Elle aime le sentir offrir sa croupe, sentir qu’il est à sa merci, elle se
plait à être celle qui domine et mène totalement le jeu.

Si André aime ce type d’attouchements, il regrette l’absence d’un liquide
qui adoucirait quelque peu les échauffements qui deviennent vraiment
douloureux. Tentant le tout pour le tout, il fait remarquer qu’un peu de
lubrifiant ne nuirait pas. Ce que ne pouvait imaginer André dans cette
requête c’est que dans la pénombre de la chambre Camille ferait tomber le
tube de vaseline dans le sac qui se situe au bas de son placard intime.

En le récupérant presque à l’aveugle, les doigts de Camille rencontrent un
objet d’une forme phallique qu’elle prend pour un gode. Ce qu’elle ne sait
pas, c’est que c’est un plug non évasé à la base mais cet objet de bonne
taille éveille en elle de lubriques pensées.

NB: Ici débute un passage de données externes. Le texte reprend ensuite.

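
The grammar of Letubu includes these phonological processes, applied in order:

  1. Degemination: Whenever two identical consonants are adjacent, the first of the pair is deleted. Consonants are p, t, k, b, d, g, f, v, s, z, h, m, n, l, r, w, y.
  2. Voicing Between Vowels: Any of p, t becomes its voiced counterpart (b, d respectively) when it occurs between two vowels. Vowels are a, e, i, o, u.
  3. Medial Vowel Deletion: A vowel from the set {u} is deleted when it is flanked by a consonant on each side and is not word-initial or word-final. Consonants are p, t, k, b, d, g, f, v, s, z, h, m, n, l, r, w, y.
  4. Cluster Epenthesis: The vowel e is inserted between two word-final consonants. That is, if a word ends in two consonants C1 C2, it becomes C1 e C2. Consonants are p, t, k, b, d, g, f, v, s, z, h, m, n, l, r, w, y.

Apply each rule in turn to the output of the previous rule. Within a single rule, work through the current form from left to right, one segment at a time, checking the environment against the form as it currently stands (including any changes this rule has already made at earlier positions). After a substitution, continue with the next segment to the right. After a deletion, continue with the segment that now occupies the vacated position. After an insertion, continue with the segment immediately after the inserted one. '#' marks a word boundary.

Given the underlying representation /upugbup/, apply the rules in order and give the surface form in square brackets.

[ubgbep]

1 Degemination: no change — [upugbup]
2 Voicing Between Vowels: [upugbup] → [ubugbup]
3 Medial Vowel Deletion: [ubugbup] → [ubgbp]
4 Cluster Epenthesis: [ubgbp] → [ubgbep]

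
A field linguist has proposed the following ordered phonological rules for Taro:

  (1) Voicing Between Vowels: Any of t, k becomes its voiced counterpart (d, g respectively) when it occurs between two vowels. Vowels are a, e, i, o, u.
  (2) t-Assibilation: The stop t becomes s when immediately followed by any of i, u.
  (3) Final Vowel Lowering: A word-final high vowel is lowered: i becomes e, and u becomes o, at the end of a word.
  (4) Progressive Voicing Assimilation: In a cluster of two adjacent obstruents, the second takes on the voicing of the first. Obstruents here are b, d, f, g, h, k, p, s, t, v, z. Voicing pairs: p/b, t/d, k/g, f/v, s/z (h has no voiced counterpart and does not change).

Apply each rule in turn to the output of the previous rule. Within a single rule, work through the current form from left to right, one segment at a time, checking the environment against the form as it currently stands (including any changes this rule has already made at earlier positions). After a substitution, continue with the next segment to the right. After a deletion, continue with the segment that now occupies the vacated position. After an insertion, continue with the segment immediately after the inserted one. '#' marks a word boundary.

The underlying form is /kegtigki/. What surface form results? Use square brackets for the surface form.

[kegzigge]

(1) Voicing Between Vowels: no change — [kegtigki]
(2) t-Assibilation: [kegtigki] → [kegsigki]
(3) Final Vowel Lowering: [kegsigki] → [kegsigke]
(4) Progressive Voicing Assimilation: [kegsigke] → [kegzigge]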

Si elle n’a jamais eu l’occasion de fréquenter intimement ce type d’objet,
elle voit dans l’abandon d’André l’opportunité d’une rencontre pratique.
Comme on dit, l’occasion fait le larron !

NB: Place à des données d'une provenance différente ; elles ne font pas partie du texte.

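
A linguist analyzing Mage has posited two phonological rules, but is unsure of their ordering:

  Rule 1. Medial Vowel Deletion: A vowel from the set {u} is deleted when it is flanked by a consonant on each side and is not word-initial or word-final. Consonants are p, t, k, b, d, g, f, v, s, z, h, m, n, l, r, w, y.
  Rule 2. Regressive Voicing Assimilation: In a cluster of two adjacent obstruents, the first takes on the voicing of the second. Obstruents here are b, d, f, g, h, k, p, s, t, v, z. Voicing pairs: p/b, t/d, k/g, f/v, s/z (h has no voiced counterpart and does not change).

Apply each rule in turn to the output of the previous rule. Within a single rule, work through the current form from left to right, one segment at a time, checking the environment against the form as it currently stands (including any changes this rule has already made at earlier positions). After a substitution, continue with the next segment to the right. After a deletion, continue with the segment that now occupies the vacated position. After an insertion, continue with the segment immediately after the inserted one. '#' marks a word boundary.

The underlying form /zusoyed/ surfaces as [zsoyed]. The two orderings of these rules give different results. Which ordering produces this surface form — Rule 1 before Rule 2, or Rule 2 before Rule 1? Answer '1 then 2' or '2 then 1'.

2 then 1

Order 1 then 2:
  1 Medial Vowel Deletion: [zusoyed] → [zsoyed]
  2 Regressive Voicing Assimilation: [zsoyed] → [ssoyed]
  result: [ssoyed]
Order 2 then 1:
  2 Regressive Voicing Assimilation: no change — [zusoyed]
  1 Medial Vowel Deletion: [zusoyed] → [zsoyed]
  result: [zsoyed]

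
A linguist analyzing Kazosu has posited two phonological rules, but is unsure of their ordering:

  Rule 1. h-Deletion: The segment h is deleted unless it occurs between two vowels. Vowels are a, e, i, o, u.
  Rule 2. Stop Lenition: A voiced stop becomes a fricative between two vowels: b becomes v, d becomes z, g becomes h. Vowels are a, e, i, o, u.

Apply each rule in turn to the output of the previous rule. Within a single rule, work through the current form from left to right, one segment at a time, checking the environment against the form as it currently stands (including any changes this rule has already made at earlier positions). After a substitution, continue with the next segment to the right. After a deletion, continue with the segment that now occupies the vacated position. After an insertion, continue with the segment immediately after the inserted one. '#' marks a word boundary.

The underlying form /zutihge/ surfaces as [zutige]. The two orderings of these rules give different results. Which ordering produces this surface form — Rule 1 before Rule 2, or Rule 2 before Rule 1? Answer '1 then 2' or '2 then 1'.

Order 1 then 2:
  1 h-Deletion: [zutihge] → [zutige]
  2 Stop Lenition: [zutige] → [zutihe]
  result: [zutihe]
Order 2 then 1:
  2 Stop Lenition: no change — [zutihge]
  1 h-Deletion: [zutihge] → [zutige]
  result: [zutige]

2 then 1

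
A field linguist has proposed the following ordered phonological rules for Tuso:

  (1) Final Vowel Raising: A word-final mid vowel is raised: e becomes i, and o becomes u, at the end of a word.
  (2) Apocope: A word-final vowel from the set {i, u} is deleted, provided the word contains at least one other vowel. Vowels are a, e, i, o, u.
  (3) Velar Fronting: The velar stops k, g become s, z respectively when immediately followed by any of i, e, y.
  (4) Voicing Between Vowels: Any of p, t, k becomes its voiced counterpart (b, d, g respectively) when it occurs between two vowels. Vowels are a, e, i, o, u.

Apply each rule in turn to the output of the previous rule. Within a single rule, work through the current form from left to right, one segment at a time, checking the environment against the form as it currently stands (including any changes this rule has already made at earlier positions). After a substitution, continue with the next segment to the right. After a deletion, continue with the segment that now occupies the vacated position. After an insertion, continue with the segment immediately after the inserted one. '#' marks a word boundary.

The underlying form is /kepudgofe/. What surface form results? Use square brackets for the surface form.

(1) Final Vowel Raising: [kepudgofe] → [kepudgofi]
(2) Apocope: [kepudgofi] → [kepudgof]
(3) Velar Fronting: [kepudgof] → [sepudgof]
(4) Voicing Between Vowels: [sepudgof] → [sebudgof]

[sebudgof]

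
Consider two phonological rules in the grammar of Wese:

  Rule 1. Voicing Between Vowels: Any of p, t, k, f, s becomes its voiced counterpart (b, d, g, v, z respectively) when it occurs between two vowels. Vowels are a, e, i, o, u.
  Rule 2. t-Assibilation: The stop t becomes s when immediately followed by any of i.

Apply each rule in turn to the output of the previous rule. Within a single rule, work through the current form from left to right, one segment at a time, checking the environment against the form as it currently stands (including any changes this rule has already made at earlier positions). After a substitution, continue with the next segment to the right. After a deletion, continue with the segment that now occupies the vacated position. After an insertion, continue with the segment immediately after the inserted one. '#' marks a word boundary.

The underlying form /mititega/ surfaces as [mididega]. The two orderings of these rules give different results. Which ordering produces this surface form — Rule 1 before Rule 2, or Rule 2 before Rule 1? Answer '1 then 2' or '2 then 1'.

Order 1 then 2:
  1 Voicing Between Vowels: [mititega] → [mididega]
  2 t-Assibilation: no change — [mididega]
  result: [mididega]
Order 2 then 1:
  2 t-Assibilation: [mititega] → [misitega]
  1 Voicing Between Vowels: [misitega] → [mizidega]
  result: [mizidega]

1 then 2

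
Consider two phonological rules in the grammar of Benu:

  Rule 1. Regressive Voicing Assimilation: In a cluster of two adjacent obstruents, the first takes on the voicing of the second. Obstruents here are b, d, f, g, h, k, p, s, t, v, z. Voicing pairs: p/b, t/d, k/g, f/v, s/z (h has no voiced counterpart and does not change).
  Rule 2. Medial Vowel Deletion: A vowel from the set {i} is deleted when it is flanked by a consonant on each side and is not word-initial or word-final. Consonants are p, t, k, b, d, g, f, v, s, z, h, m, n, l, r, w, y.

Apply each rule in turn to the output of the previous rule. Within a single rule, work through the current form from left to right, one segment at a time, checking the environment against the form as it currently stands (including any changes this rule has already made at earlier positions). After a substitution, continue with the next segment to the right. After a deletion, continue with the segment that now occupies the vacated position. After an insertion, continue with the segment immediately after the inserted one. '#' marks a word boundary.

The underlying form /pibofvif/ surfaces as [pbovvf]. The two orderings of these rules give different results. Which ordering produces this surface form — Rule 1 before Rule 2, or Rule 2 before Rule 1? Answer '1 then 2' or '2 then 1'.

Order 1 then 2:
  1 Regressive Voicing Assimilation: [pibofvif] → [pibovvif]
  2 Medial Vowel Deletion: [pibovvif] → [pbovvf]
  result: [pbovvf]
Order 2 then 1:
  2 Medial Vowel Deletion: [pibofvif] → [pbofvf]
  1 Regressive Voicing Assimilation: [pbofvf] → [bbovff]
  result: [bbovff]

1 then 2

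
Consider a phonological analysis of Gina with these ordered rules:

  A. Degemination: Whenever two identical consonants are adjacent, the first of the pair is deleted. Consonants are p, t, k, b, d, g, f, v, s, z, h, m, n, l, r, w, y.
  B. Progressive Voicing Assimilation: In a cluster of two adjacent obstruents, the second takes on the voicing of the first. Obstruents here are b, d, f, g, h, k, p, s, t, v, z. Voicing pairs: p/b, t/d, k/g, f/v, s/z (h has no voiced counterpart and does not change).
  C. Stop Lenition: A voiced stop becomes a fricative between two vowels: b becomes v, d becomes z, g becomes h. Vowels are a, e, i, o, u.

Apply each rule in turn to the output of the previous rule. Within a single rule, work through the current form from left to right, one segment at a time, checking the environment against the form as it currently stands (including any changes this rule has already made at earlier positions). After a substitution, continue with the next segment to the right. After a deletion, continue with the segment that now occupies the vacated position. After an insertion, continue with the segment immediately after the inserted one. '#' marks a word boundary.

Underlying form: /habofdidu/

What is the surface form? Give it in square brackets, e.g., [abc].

[havoftizu]

A Degemination: no change — [habofdidu]
B Progressive Voicing Assimilation: [habofdidu] → [haboftidu]
C Stop Lenition: [haboftidu] → [havoftizu]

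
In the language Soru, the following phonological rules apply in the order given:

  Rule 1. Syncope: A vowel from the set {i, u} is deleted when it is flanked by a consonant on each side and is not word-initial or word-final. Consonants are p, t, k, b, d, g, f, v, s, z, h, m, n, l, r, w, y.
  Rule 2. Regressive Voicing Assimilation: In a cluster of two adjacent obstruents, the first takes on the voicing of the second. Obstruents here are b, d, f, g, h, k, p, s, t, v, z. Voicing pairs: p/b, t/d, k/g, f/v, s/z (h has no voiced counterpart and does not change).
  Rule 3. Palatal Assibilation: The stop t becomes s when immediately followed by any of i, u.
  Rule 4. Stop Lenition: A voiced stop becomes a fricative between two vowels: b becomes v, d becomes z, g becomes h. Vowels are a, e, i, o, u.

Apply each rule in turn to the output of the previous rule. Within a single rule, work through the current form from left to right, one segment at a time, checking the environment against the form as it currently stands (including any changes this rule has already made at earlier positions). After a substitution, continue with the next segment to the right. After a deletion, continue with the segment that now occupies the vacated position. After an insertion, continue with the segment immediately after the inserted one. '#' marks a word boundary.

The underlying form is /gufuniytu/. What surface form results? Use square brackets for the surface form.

Rule 1 Syncope: [gufuniytu] → [gfnytu]
Rule 2 Regressive Voicing Assimilation: [gfnytu] → [kfnytu]
Rule 3 Palatal Assibilation: [kfnytu] → [kfnysu]
Rule 4 Stop Lenition: no change — [kfnysu]

[kfnysu]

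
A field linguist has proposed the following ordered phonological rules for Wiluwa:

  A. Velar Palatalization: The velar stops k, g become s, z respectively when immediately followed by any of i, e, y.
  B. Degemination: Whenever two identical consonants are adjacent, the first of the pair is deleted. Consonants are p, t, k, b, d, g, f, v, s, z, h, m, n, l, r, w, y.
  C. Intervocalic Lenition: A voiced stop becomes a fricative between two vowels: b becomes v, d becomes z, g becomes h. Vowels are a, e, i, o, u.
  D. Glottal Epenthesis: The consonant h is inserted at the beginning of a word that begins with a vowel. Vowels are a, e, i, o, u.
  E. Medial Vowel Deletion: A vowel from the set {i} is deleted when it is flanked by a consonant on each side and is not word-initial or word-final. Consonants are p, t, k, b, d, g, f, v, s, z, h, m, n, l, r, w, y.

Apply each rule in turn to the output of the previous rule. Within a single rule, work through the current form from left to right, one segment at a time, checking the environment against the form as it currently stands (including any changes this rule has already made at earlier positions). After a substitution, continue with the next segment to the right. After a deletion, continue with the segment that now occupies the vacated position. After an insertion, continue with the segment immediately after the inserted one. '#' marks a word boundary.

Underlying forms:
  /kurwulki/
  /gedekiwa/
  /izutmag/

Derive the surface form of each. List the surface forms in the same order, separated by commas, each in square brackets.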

Elle glisse l’objet du prochain délit sous la couette mal menée, et décide
de rendre le fondement d’André plus accueillant. Généreusement, Camille
s’enduit trois doigts de lubrifiant et enlace le corps de son amant. D’une
main, elle le caresse et le griffe un peu puis se remet à baiser tendrement
l’intérieur de ses cuisses qu’il ouvre maintenant bien volontiers.

Camille titille de ses doigts enduits de vaseline, la petite porte qui n’a
plus rien de secret et qui ne demande qu’à s’ouvrir aux caresses.
Lorsqu’elle enfourne la verge dans sa bouche, ses lèvres touchant les poils
de son pubis, il passe ses jambes de part et d’autre de la tête de Camille
et offre son petit orifice aux doigts maintenant lubrifiés.

André soupire de plaisir, puis gémit un instant quand elle force l’étroit
passage. Elle fait aller et venir ses doigts plusieurs fois, tournant et
jouant à les écarter, retardant quelque peu le moment où elle les enfoncera
tout entier dans le conduit rectal. Enfin d’un seul coup, elle exerce une
ultime poussée et force le sphincter qui absorbe la totalité des trois
phalanges. André, en pleine déroute émotionnelle se perd entre la douleur et
la volupté, entre cette pénétration sauvage et cette fellation gourmande.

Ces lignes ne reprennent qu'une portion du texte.